Bles looked up quickly.

"Zora?"

"Yes. Didn't you see her while she was here? She has gone back now."

Then the gate opened, the crowd surged through, sweeping them apart, and next moment he was alone.

Alwyn turned slowly away. He forgot the friend he was to meet. He forgot everything but the field of the Silver Fleece. It rose shadowy there in the pale concourse, swaying in ghostly breezes. The purple of its flowers mingled with the silver radiance of tendrils that trembled across the hurrying throng, like threads of mists along low hills. In its midst rose a dark, slim, and quivering form. She had been here—here in Washington! Why had he not known? What was she doing? "She has gone back now"—back to the Sun and the Swamp, back to the Burden.

Why should not he go back, too? He walked on thinking. He had failed. His apparent success had been too sudden, too overwhelming, and when he had faced the crisis his hand had trembled. He had chosen the Right—but the Right was ineffective, impotent, almost ludicrous. It left him shorn, powerless, and in moral revolt. The world had suddenly left him, as the vision of Carrie Wynn had left him, alone, a mere clerk, an insignificant cog in the great grinding wheel of humdrum drudgery. His chance to do and thereby to be had not come.

He thought of Zora again. Why not go back to the South where she had gone? He shuddered as one who sees before him a cold black pool whither his path leads. To face the proscription, the insult, the lawless hate of the South again—never! And yet he went home and sat down and wrote a long letter to Miss Smith.

The reply that came after some delay was almost curt. It answered few of his questions, argued with none of his doubts, and made no mention of Zora. Yes, there was need of a manager for the new farm and settlement. She was not sure whether Alwyn could do the work or not. The salary was meagre and the work hard. If he wished it, he must decide immediately.

Two weeks later found Alwyn on the train facing Southward in the Jim Crow car. How he had decided to go back South he did not know. In fact, he had not decided. He had sat helpless and inactive in the grip of great and shadowed hands, and the thing was as yet incomprehensible. And so it was that the vision Zora saw in the swamp had been real enough, and Alwyn felt strangely disappointed that she had given no sign of greeting on recognition.

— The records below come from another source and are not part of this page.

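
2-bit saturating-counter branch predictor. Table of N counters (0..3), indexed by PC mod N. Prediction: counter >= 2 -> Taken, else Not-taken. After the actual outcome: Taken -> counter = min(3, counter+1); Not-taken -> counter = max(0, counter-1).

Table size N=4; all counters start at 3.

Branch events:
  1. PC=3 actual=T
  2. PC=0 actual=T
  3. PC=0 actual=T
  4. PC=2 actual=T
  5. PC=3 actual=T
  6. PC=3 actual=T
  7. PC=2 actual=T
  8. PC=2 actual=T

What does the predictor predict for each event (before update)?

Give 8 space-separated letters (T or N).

Answer: T T T T T T T T

Derivation:
Ev 1: PC=3 idx=3 pred=T actual=T -> ctr[3]=3
Ev 2: PC=0 idx=0 pred=T actual=T -> ctr[0]=3
Ev 3: PC=0 idx=0 pred=T actual=T -> ctr[0]=3
Ev 4: PC=2 idx=2 pred=T actual=T -> ctr[2]=3
Ev 5: PC=3 idx=3 pred=T actual=T -> ctr[3]=3
Ev 6: PC=3 idx=3 pred=T actual=T -> ctr[3]=3
Ev 7: PC=2 idx=2 pred=T actual=T -> ctr[2]=3
Ev 8: PC=2 idx=2 pred=T actual=T -> ctr[2]=3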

In other ways, too, Zora, when he met her, was to him a new creature. She came to him frankly and greeted him, her gladness shining in her eyes, yet looking nothing more than gladness and saying nothing more. Just what he had expected was hard to say; but he had left her on her knees in the dirt with outstretched hands, and somehow he had expected to return to some corresponding mental attitude. The physical change of these three years was marvellous. The girl was a woman, well-rounded and poised, tall, straight, and quick. And with this went mental change: a self-mastery; a veiling of the self even in intimate talk; a subtle air as of one looking from great and unreachable heights down on the dawn of the world. Perhaps no one who had not known the child and the girl as he had would have noted all this; but he saw and realized the transformation with a pang—something had gone; the innocence and wonder of the child, and in their place had grown up something to him incomprehensible and occult.